6. Investment properties
Investment properties owned at 25th December 1996 are included in the balance
sheet at 24th June, 1997 at the independent valuation at the last balance
sheet date plus the cost of any refurbishment since that date, less disposals
at prior year valuation. Investment properties acquired during the period
under review are included at the cost of acquisition plus any refurbishment
since the date of acquisition.
Included within investment properties is an amount of #58,130,000 in respect
of the acquisition of two shopping centres completed on 30th June, 1997. In
order to reflect the acquisition, the balance sheet has been adjusted to
include additions to fixed property assets of #58,130,000, a reduction in
debtors of #2,593,000, a reduction in cash at bank of #1,140,000, an increase
in creditors falling due within one year of #997,000 and an increase in
creditors falling due after more than one year of #53,400,000. The inclusion
of these properties has had no effect on the profit and loss account for the
six months to 24th June, 1997.
7. Investments
The investment in shares held in CenterPoint Properties Corporation is
included in the balance sheet at 24th June, 1997 at the market value at that
date of $31.50 per share translated into sterling at the rate of exchange at
24th June, 1997 of $1.67 to the #. The effect of the increase since the last
balance sheet date in the share price as quoted on the New York Stock
Exchange has been recognised in the period by a transfer to reserves.
8. Net assets per share
Net assets per share have been calculated on 75,257,055 Ordinary shares of
10p each (25th December, 1996: 45,594,600) in issue at 24th June 1997 and
have been based on net assets attributable to shareholders of
#166,812,000(25th December, 1996: #104,701,000).
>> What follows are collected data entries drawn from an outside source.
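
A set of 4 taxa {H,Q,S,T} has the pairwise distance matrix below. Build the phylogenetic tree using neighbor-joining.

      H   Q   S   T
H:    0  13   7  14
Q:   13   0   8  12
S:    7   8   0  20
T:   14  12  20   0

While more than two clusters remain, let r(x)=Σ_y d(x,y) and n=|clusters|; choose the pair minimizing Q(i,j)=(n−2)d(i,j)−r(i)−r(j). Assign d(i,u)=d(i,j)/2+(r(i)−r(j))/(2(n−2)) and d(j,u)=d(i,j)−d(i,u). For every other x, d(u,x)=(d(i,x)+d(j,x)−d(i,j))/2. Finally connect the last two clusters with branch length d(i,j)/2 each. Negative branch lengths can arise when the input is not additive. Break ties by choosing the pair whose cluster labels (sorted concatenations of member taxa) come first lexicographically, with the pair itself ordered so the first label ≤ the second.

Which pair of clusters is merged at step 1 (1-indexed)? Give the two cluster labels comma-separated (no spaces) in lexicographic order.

H,S

1. join H+S (d=7, Q=-55) ⇒ HS; edges |H|=13/4, |S|=15/4
  updated: d(HS,Q)=7, d(HS,T)=27/2
2. join HS+Q (d=7, Q=-65/2) ⇒ HQS; edges |HS|=17/4, |Q|=11/4
  updated: d(HQS,T)=37/4
3. join HQS+T (d=37/4) ⇒ HQST; edges |HQS|=37/8, |T|=37/8
final tree: (((H:13/4,S:15/4):17/4,Q:11/4):37/8,T:37/8)
total length: 93/4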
Diluted net assets per share assumes that all of the Convertible Subordinated
Unsecured Loan Stock ("CULS") had converted at the balance sheet date.
Diluted net assets per share have been calculated on 88,229,370 Ordinary
shares of 10p each and have been based on adjusted net assets attributable to
shareholders of #191,969,000 by adding the #25,157,000 balance sheet value of
the CULS.
9. Copies of the Interim Report
Copies of the Interim Report are available from the Company's registered
office at 22 Grosvenor Gardens, London, SW1W 0DH.